[SPARK-29574][K8S] Add SPARK_DIST_CLASSPATH to the executor class path

### What changes were proposed in this pull request? Include `$SPARK_DIST_CLASSPATH` in class path when launching `CoarseGrainedExecutorBackend` on Kubernetes executors using the provided `entrypoint.sh` ### Why are the changes needed? For user provided Hadoop, `$SPARK_DIST_CLASSPATH` contains the required jars. ### Does this PR introduce any user-facing change? no ### How was this patch tested? Kubernetes 1.14, Spark 2.4.4, Hadoop 3.2.1. Adding $SPARK_DIST_CLASSPATH to `-cp ` param of entrypoint.sh enables launching the executors correctly. Closes #26493 from sshakeri/master. Authored-by: Shahin Shakeri <shahin.shakeri@pwc.com> Signed-off-by: Marcelo Vanzin <vanzin@cloudera.com>
2019-12-16 10:11:50 -08:00 · 2019-12-16 10:11:50 -08:00 · b573f23ed1
parent 23b1312324
commit b573f23ed1
2 changed files with 29 additions and 1 deletions
--- a/docs/hadoop-provided.md
+++ b/docs/hadoop-provided.md
@ -39,3 +39,25 @@ export SPARK_DIST_CLASSPATH=$(/path/to/hadoop/bin/hadoop classpath)
 export SPARK_DIST_CLASSPATH=$(hadoop --config /path/to/configs classpath)

 {% endhighlight %}
+
+# Hadoop Free Build Setup for Spark on Kubernetes  
+To run the Hadoop free build of Spark on Kubernetes, the executor image must have the appropriate version of Hadoop binaries and the correct `SPARK_DIST_CLASSPATH` value set.

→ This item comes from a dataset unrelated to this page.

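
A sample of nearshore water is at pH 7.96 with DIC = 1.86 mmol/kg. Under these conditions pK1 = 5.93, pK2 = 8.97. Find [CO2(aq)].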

See the example below for the relevant changes needed in the executor Dockerfile:
+
+{% highlight bash %}
+### Set environment variables in the executor dockerfile ###
+
+ENV SPARK_HOME="/opt/spark"  
+ENV HADOOP_HOME="/opt/hadoop"  
+ENV PATH="$SPARK_HOME/bin:$HADOOP_HOME/bin:$PATH"  
+...  
+
+#Copy your target hadoop binaries to the executor hadoop home   
+
+COPY /opt/hadoop3  $HADOOP_HOME  
+...
+
+#Copy and use the Spark provided entrypoint.sh. It sets your SPARK_DIST_CLASSPATH using the hadoop binary in $HADOOP_HOME and starts the executor. If you choose to customize the value of SPARK_DIST_CLASSPATH here, the value will be retained in entrypoint.sh
+
+ENTRYPOINT [ "/opt/entrypoint.sh" ]
+...  
+{% endhighlight %}
--- a/resource-managers/kubernetes/docker/src/main/dockerfiles/spark/entrypoint.sh
+++ b/resource-managers/kubernetes/docker/src/main/dockerfiles/spark/entrypoint.sh
@ -56,6 +56,12 @@ elif [ "$PYSPARK_MAJOR_PYTHON_VERSION" == "3" ]; then
    export PYSPARK_DRIVER_PYTHON="python3"
 fi

+# If HADOOP_HOME is set and SPARK_DIST_CLASSPATH is not set, set it here so Hadoop jars are available to the executor.
+# It does not set SPARK_DIST_CLASSPATH if already set, to avoid overriding customizations of this value from elsewhere e.g. Docker/K8s.
+if [ -n ${HADOOP_HOME}  ] && [ -z ${SPARK_DIST_CLASSPATH}  ]; then
+  export SPARK_DIST_CLASSPATH=$($HADOOP_HOME/bin/hadoop classpath)  
+fi
+
 if ! [ -z ${HADOOP_CONF_DIR+x} ]; then
  SPARK_CLASSPATH="$HADOOP_CONF_DIR:$SPARK_CLASSPATH";
 fi
@ -77,7 +83,7 @@ case "$1" in
      "${SPARK_EXECUTOR_JAVA_OPTS[@]}"
      -Xms$SPARK_EXECUTOR_MEMORY
      -Xmx$SPARK_EXECUTOR_MEMORY
-      -cp "$SPARK_CLASSPATH"
+      -cp "$SPARK_CLASSPATH:$SPARK_DIST_CLASSPATH"
      org.apache.spark.executor.CoarseGrainedExecutorBackend
      --driver-url $SPARK_DRIVER_URL
      --executor-id $SPARK_EXECUTOR_ID